Under Section 114 A of the Evidence Act, the prosecution can secure a conviction for rape based on the testimony of the rape survivor if the testimony is cogent and consistent in material particulars courts can convict. The law does not mandate the presence of medical evidence, yet research shows that judges increasingly rely on medical reports to establish criminality. A study by the Centre for Law and Policy Research in 2015 on fast-track court judgments in Karnataka found that 25 per cent of judgments made explicit reference to the medical test and to the victim being “habituated to sexual intercourse” as a reason while acquitting.
This despite central government guidelines and protocol for medico-legal care for sexual violence eliminating the “two-finger test” and stating that doctors should not use their medical findings to make unscientific and degrading comments about whether the victim was “habituated to sex”. The guidelines prescribe that the doctor undertake a detailed full-body examination using body charts after listening to the survivor’s account about the episode of sexual violence, including non-penile penetrative forms of sexual violence. If such a process is followed it may record signs of resistance or vaginal injuries and does not depend solely on semen-related evidence. The guidelines also direct doctors to record victim’s activities after rape (bathing, urinating, douching, changing etc.) and time lapsed between the offence and the medical examination, documenting any reason that may have contributed to the loss of medical evidence. During trials, the alleged perpetrator’s counsel often cross-examine doctors in an effort to establish that the woman did not resist and therefore rape was not committed. If doctors have properly collected evidence of assault, the survivor’s chances of a favourable verdict do increase.
In the case of Urmila and Lekha, had doctors thoroughly recorded the evidence of physical attack as per prescribed policies, both survivors had a better chance of securing timely justice. Instead, their cases are now among the thousands filed in the high court in Bhopal, awaiting a second hearing and review.
Till date, only eight states in India have adopted the central guidelines on medical care for survivors of sexual violence. In states like Madhya Pradesh, which adopted the guidelines in 2014, enforcement has been weak. Doctors, especially at district and taluk levels, either claim ignorance about the guidelines or say they do not have access to the forms prescribed under the protocol of medical reporting in cases of sexual assault issued by the Ministry of Women and Family Welfare in 2014. Others admit, off-the-record, that paperwork is too much and too cumbersome. Some even mentioned that since government jobs are transferable, they did not want to be involved in cases that were long drawn out and required them to travel to distant courts to provide testimony.

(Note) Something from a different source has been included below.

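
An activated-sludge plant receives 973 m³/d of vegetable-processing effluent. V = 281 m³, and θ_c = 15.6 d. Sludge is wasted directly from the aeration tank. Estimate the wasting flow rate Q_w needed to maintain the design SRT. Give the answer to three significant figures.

Q_w ≈ 18.0 m³/d

With mixed-liquor wasting, θ_c = V/Q_w, so Q_w = V/θ_c = 281.0/15.6 = 18.01 m³/d.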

At the heart of this insensitivity is the lack of medical training in India. Dr Jayshree Mehta, president of the Medical Council of India — the institution responsible for medical training, confirmed in an email interview that the current syllabus of the MBBS course in India does not educate students of medicine on laws related to rape, sexual assault and other gender issues. Apart from a basic introduction to ethics at the beginning of the course, contemporary debates on medical ethics are not included.
The stature of the medical profession in society, as well as cumbersome grievance redressal processes, ensure that medical practitioners enjoy a high-level of impunity. Supreme Court lawyer Vrinda Grover says, “In cases of murder and assault, the doctors are required to record the nature and extent of the physical injuries. What about rape and sexual assault exempts them from this age-old practice? If doctors are not following these rules, then the client is within his/her right to file a case of negligence against the doctor in question”. Yet, as Mehta confirms, no case has been filed against any doctor on account of performing the two-finger test or failing to adhere to the guidelines.
*Names of people have been changed to protect identity.